Was möchtest du in deiner Zeit hier erreichen?

Also auf einer individuellen Ebene, dass ich den Menschen mit ihren Anliegen wirklich helfen kann. Außerdem wünsche ich mir eine effektive politische Arbeit für Geflüchtete und Folterüberlebende, mehr Aufmerksamkeit und eine bessere rechtliche Stellung und Struktur.
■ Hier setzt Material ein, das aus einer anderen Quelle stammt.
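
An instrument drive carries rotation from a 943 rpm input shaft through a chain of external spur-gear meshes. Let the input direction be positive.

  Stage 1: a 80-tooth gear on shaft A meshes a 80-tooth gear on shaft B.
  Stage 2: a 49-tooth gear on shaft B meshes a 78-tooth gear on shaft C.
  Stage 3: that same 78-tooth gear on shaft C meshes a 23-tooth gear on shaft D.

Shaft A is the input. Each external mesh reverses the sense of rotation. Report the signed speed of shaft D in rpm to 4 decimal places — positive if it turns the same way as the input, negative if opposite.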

Die Versorgung von Folterüberlebenden ist erst in den Kinderschuhen. Ein momentan weit entferntes Ziel ist auch, dass die für Folter politisch Verantwortlichen bestraft werden. Die Straflosigkeit ist ein Riesenproblem, wie ja leider bei vielen Formen der Gewalt. Im medizinischen Bereich sollten Versorgungsstrukturen erreichbarer werden, statt, dass der Zugang migrationspolitisch bewusst erschwert wird. 

Aber Politik und Verwaltung sind da auch nicht homogen, deshalb bin ich noch nicht hoffnungslos. Überhaupt kann man hier ohne eine gewisse „professionelle Hoffnung“ gar nicht arbeiten. Auch um die Hoffnung aufrecht zu erhalten für Menschen, die das gerade nicht mehr selber können. Manchmal sage ich den Leuten: „wenn ich keine Hoffnung hätte, dann würden wir uns hier gar nicht unterhalten“. Wenn ich so drüber nachdenke, gibt es eigentlich keine hoffnungslosen Fälle, auch wenn es auf den ersten Blick so aussehen mag. 

Was hat dich motiviert, eine so ungewöhnliche Stelle anzutreten?

Ich möchte mich mit allem, was mich ausmacht, in meiner Arbeit einbringen. In einem privaten Klinikkonzern zum Beispiel sind Ärzt*innen Teil eines Unternehmens, deren oberstes Ziel Profit ist. Und das ist dort auch spürbar. Das wollte ich nicht mehr. Mir gefällt die Arbeitsatmosphäre, die interdisziplinäre Teamarbeit und der Einsatz für die Menschenrechte. 

Zwei Sätze zur Pandemiesituation in Bezug auf Eure Klient*innen:

Die Pandemie verstärkt die sozialen Probleme, die ohnehin existieren. Marginalisierte Menschen geraten noch mehr aus dem Blick und gleichzeitig sind sie stärker von Covid-19 und den Infektionsschutzmaßnahmen betroffen. Gemeinschaftsunterkünfte sind ein wichtiger Aspekt des Problems, wenn es um Geflüchtete geht. Ebenso die verstärkte Arbeitslosigkeit, die psychischen Folgen der Isolation und der Ängste, die mit der Pandemie zusammenhängen.

Zusatzbemerkungen

Ich empfinde das PSZ als eine Art Insel der Menschlichkeit. Sowohl bezogen auf das Verhältnis der Leute, die hier arbeiten, als auch auf das Verhältnis zu den Klient*innen. Es gibt hier kein starres Schema, in das die Menschen hinein gepresst werden sollen, das finde ich sehr schön. Man beschäftigt sich einfach konkret mit dem Problem und versucht es zu lösen, auch wenn das mal etwas länger dauert oder anders läuft als geplant.